CPTPP: Vietnam to feel pressure on labour quality

24-Apr-2018 Intellasia | Vietnamnet | 6:00 AM Print This Post

Labour costs in Vietnam are expected to be higher after commitments in the CPTPP (the Comprehensive and Progressive Agreement for Trans-Pacific Partnership) trade agreement are implemented, experts say.

Nguyen Thi Thu Trang, director of the WTO centre under the Vietnam Chamber of Commerce and Industry (VCCI), said that all the provisions in the TPP related to labour are also found in CPTPP.

With CPTPP, Vietnam will have to carry out two groups of commitments on workers’ rights and working conditions, as well as observe the principles in the ILO (International Labour Organisation) Declaration on Fundamental Principles and Rights at Work.

Vietnam will not face many challenges in implementing labour commitments stipulated in Chapter 19 of the agreement as the commitments are not as strict as requested by the US in the TPP.

However, the pressure will be hard for Vietnam to carry out commitments in bilateral agreements between Vietnam and other CPTPP members.

One of Trang’s concerns is that VCCI still has not accessed the bilateral letter between Vietnam and Mexico to analyse Vietnam’s commitments in terms of labour.

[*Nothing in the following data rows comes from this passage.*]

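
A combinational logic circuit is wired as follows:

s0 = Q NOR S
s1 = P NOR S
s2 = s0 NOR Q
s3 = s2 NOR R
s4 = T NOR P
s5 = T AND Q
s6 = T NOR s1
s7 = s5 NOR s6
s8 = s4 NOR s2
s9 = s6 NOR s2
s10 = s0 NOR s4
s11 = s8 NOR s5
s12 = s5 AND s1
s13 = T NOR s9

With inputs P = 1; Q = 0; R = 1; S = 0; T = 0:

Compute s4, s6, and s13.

s4 = 0; s6 = 1; s13 = 1

s0 = Q NOR S = 0 NOR 0 = 1
s1 = P NOR S = 1 NOR 0 = 0
s2 = s0 NOR Q = 1 NOR 0 = 0
s4 = T NOR P = 0 NOR 1 = 0
s6 = T NOR s1 = 0 NOR 0 = 1
s9 = s6 NOR s2 = 1 NOR 0 = 0
s13 = T NOR s9 = 0 NOR 0 = 1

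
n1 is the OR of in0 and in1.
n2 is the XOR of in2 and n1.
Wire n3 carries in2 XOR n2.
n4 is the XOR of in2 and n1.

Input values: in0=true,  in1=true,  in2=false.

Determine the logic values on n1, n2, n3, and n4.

n1 = in0 OR in1 = true OR true = true
n2 = in2 XOR n1 = false XOR true = true
n3 = in2 XOR n2 = false XOR true = true
n4 = in2 XOR n1 = false XOR true = true

n1 = true  n2 = true  n3 = true  n4 = true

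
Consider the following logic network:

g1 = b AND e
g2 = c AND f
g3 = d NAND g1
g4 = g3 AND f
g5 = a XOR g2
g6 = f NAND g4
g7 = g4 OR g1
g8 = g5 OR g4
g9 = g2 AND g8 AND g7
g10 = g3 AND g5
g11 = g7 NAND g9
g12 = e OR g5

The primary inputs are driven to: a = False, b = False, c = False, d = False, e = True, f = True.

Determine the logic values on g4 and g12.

g4 = True, g12 = True

g1 = b AND e = False AND True = False
g2 = c AND f = False AND True = False
g3 = d NAND g1 = False NAND False = True
g4 = g3 AND f = True AND True = True
g5 = a XOR g2 = False XOR False = False
g12 = e OR g5 = True OR False = True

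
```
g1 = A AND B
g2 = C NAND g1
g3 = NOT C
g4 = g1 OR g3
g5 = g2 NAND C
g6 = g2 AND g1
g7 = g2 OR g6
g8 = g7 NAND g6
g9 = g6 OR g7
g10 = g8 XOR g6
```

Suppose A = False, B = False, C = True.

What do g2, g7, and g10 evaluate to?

g2 = True, g7 = True, g10 = True

g1 = A AND B = False AND False = False
g2 = C NAND g1 = True NAND False = True
g6 = g2 AND g1 = True AND False = False
g7 = g2 OR g6 = True OR False = True
g8 = g7 NAND g6 = True NAND False = True
g10 = g8 XOR g6 = True XOR False = True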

During negotiations with Vietnam, Mexico set very high requirements, which are believed to be even higher than those set by the US in TPP (Trans-Pacific Partnership).

Trang, while admitting that it is still impossible to quantify all the possible effects of CPTPP’s commitments on the Vietnamese labour market, said that labour costs will be higher in the future.

What will Vietnam need to do?

CPTPP is expected to bring big benefits to enterprises. However, business will not be effective if they have poor corporate governance.

Stephan Ulrich from ILO said Vietnam is on the same par with Kenya and Nigeria in enterprise management, lagging far behind other countries such as Japan and the Republic of Korea.

Advising Vietnam to make preparations for the new CPTPP period, Ulrich said Vietnam needs to expand training, universalise education, and encourage students to study science, technology, and math to obtain better jobs with higher pay in the future.

Education and startups b oth need ‘reform’. The connection between private and state-run education sectors plays an important role, serving as the impetus for the private sector to speed up reform in the state-run sector.

According to Le Kim Dung from MOLISA (the Ministry of Labour, War Invalids and Social Affairs), the number of workers with bachelor’s degree in the third quarter of 2017 increased by 4.51 percent compared with the second quarter to 237,000.